Pas assez de volonté politique
Pour elle, «il reste un problème de fond: les Frères musulmans ont une histoire en Suisse depuis les années 1950, quand le père de Hani et Tarik Ramadan a installé à Genève la première mosquée suisse. Étonnamment, il n'y a pas de volonté politique de s'occuper de ce sujet, on évite d'en parler.» Même après les révélations du livre de deux journalistes français, intitulé «Qatar Papers» (Lafont, 2019).
Elle cite aussi l'exemple de Zurich: «Par exemple ici, dans le canton de Zurich, la faîtière des mosquées s'appelle la VIOZ (Vereinigung der Islamischen Organisationen in Zurich) et a été fondée par des Frères musulmans égyptiens. Elle est encore dans cet esprit et constitue l'interlocuteur principal des autorités en ce qui concerne la communauté musulmane. Alors qu'il n'en représente même pas 15%! Les interlocuteurs pour la politique d'intégration et la désignation d'aumôniers dans les hôpitaux ou les prisons sont des gens qui représentent un islam politique».
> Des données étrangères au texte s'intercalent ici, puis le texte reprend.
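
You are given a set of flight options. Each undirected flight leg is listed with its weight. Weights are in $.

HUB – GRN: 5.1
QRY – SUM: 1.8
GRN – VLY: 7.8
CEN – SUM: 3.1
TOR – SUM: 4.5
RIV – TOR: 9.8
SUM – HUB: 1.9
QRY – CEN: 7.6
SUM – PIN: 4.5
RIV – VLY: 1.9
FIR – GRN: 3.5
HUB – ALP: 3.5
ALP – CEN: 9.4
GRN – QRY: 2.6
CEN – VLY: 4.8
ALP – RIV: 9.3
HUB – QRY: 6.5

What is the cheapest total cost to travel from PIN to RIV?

$14.3

Enumerating some paths:
PIN → SUM → QRY → GRN → VLY → RIV: 4.5+1.8+2.6+7.8+1.9 = 18.6
PIN → SUM → CEN → VLY → RIV: 4.5+3.1+4.8+1.9 = 14.3
The minimum is $14.3 via PIN → SUM → CEN → VLY → RIV.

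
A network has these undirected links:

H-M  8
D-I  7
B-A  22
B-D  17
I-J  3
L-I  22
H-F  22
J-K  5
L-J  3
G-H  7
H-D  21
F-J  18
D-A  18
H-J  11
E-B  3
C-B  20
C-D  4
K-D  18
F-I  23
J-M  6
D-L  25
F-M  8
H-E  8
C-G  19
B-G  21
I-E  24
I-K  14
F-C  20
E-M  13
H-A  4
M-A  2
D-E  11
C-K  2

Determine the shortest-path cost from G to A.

11

Running Dijkstra from G:
G: 0
H: 7  (via G)
A: 11  (via H)
Shortest route: G–H–A = 11.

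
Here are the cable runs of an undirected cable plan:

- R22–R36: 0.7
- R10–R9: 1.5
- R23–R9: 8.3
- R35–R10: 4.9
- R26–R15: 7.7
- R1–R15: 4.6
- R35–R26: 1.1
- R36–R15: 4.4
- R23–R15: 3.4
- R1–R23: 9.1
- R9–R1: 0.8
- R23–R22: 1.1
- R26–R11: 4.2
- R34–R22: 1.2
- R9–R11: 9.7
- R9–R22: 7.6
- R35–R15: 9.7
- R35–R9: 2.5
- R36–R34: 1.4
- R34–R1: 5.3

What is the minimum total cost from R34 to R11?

Settle nodes by increasing distance from R34:
R34: 0
R22: 1.2  (via R34)
R36: 1.4  (via R34)
R23: 2.3  (via R22)
R1: 5.3  (via R34)
R15: 5.7  (via R23)
R9: 6.1  (via R1)
R10: 7.6  (via R9)
R35: 8.6  (via R9)
R26: 9.7  (via R35)
R11: 13.9  (via R26)
Shortest route: R34 → R1 → R9 → R35 → R26 → R11 = 13.9.

13.9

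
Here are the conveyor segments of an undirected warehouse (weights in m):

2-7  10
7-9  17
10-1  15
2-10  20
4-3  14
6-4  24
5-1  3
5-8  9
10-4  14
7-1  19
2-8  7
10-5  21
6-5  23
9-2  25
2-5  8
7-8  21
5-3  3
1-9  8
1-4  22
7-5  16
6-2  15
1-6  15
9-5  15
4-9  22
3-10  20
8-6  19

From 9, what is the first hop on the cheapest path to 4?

Compare a few routes:
9 → 1 → 4: 8+22 = 30
9 → 1 → 5 → 3 → 4: 8+3+3+14 = 28
9 → 4: 22 = 22
Cheapest is 9 → 4 at 22 m.
So from 9 the first move is to 4.

4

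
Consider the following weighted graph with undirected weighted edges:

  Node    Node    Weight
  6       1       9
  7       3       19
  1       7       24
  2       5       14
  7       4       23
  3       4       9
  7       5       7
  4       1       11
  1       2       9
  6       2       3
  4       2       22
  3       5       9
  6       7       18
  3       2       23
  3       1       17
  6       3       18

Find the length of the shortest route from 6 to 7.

18

Enumerating some paths:
6 → 1 → 7: 9+24 = 33
6 → 3 → 5 → 7: 18+9+7 = 34
6 → 7: 18 = 18
6 → 2 → 5 → 7: 3+14+7 = 24
Cheapest is 6 → 7 at 18.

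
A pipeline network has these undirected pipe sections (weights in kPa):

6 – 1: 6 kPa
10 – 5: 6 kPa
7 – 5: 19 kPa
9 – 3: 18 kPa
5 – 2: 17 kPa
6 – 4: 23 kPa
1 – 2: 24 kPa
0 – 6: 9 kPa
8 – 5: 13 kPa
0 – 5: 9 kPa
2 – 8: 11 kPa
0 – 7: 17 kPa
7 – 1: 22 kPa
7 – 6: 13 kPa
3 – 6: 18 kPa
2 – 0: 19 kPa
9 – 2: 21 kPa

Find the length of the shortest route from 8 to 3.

Compare a few routes:
8–2–0–6–3: 11+19+9+18 = 57
8–5–0–6–3: 13+9+9+18 = 49
8–2–9–3: 11+21+18 = 50
The minimum is 49 kPa via 8–5–0–6–3.

49 kPa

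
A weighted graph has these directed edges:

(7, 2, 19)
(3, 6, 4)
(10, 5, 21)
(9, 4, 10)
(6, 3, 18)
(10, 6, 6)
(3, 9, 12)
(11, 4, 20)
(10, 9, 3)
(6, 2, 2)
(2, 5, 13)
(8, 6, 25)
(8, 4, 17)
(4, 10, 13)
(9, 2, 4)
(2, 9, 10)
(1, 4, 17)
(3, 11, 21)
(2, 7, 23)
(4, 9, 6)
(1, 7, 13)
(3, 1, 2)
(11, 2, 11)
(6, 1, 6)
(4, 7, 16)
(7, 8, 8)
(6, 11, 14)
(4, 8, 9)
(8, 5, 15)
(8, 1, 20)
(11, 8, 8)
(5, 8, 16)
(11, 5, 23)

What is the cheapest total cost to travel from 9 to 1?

Candidate routes:
9–4–8–6–1: 10+9+25+6 = 50
9–4–8–1: 10+9+20 = 39
9–4–10–6–3–1: 10+13+6+18+2 = 49
9–4–10–6–1: 10+13+6+6 = 35
The minimum is 35 via 9–4–10–6–1.

35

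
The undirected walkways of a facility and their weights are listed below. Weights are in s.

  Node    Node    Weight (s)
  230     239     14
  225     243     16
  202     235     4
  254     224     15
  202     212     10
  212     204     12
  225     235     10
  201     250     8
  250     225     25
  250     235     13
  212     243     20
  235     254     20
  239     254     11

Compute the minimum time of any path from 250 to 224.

Settle nodes by increasing distance from 250:
250: 0
201: 8  (via 250)
235: 13  (via 250)
202: 17  (via 235)
225: 23  (via 235)
212: 27  (via 202)
254: 33  (via 235)
243: 39  (via 225)
204: 39  (via 212)
239: 44  (via 254)
224: 48  (via 254)
Shortest route: 250–235–254–224 = 48 s.

48 s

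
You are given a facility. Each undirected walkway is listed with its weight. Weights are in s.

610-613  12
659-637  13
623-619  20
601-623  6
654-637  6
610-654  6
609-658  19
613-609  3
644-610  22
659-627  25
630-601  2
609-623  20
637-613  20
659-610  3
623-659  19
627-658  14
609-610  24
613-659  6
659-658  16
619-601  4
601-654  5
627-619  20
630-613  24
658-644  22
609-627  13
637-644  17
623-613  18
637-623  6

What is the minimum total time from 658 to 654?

25 s

Compare a few routes:
658–609–613–659–610–654: 19+3+6+3+6 = 37
658–659–637–654: 16+13+6 = 35
658–609–613–610–654: 19+3+12+6 = 40
658–659–610–654: 16+3+6 = 25
The minimum is 25 s via 658–659–610–654.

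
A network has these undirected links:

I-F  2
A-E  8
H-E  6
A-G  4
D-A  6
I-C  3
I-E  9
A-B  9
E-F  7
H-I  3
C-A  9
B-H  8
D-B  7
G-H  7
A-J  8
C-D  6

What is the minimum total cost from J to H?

Running Dijkstra from J:
J: 0
A: 8  (via J)
G: 12  (via A)
D: 14  (via A)
E: 16  (via A)
B: 17  (via A)
C: 17  (via A)
H: 19  (via G)
Shortest route: J–A–G–H = 19.

19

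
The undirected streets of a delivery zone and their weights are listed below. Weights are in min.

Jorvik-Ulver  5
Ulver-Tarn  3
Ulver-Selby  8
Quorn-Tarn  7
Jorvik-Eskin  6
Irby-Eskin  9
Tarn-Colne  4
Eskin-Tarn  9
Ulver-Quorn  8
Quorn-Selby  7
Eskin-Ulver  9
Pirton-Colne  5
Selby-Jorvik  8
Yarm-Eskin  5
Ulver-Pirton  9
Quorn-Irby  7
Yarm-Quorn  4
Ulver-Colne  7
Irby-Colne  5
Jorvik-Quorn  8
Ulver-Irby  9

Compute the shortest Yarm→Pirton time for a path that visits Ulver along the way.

21 min

Best Yarm to Ulver: Yarm–Quorn–Ulver costing 12
Best Ulver to Pirton: Ulver–Pirton costing 9
Total via Ulver: 12 + 9 = 21 min.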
Elle prend encore l'exemple du canton de Vaud: «Regardez la direction de l'UVAM (Union vaudoise des associations musulmanes). Il y a par exemple un Algérien qui a été délégué officiel du FIS, un groupe djihadiste qui a tué des dizaines de milliers de personnes dans les années 1990. J'ai un document qui le prouve. Depuis des années, l'UVAM demande la reconnaissance de l'État de Vaud, moi en tout cas, avec mes amis, nous faisons tout pour qu'elle ne l'obtienne pas. Des gens comme ça ne doivent pas représenter la communauté musulmane.»
Saïda Keller-Messahli se dit désormais mieux entendue en Suisse, au niveau fédéral: «ces derniers mois, on a réussi à empêcher la venue de deux prêcheurs salafistes à l'idéologie misogyne et extrémiste, l'un à Bienne, l'autre probablement à Embrach (ZH).»
Jeunes gens arrêtés
Trois jeunes de 15, 16 et 18 ans ont été arrêtés en Suisse pour des soupçons d'activités terroristes, a indiqué samedi le Ministère public de Schaffhouse. Deux ont été interpellés dans le canton de Schaffhouse et un dans celui de Thurgovie. Ces affaires seraient liées à des enquêtes en cours en Allemagne.
Le Ministère public schaffhousois a indiqué enquêter en raison de possibles projets d'attentats à l'explosif. Il évoque concrètement des soupçons de participation ou de soutien à l'organisation terroriste interdite Etat islamique, ainsi que d'actes préparatoires en vue d'un homicide volontaire.
Un autre cas en Suisse romande
Un autre cas s'est produit récemment en Suisse romande. Trois mineurs ont été arrêtés en mars dans les cantons de Genève et de Vaud. Ils étaient actifs sur un réseau social où circulait du contenu à caractère extrémiste ou radical.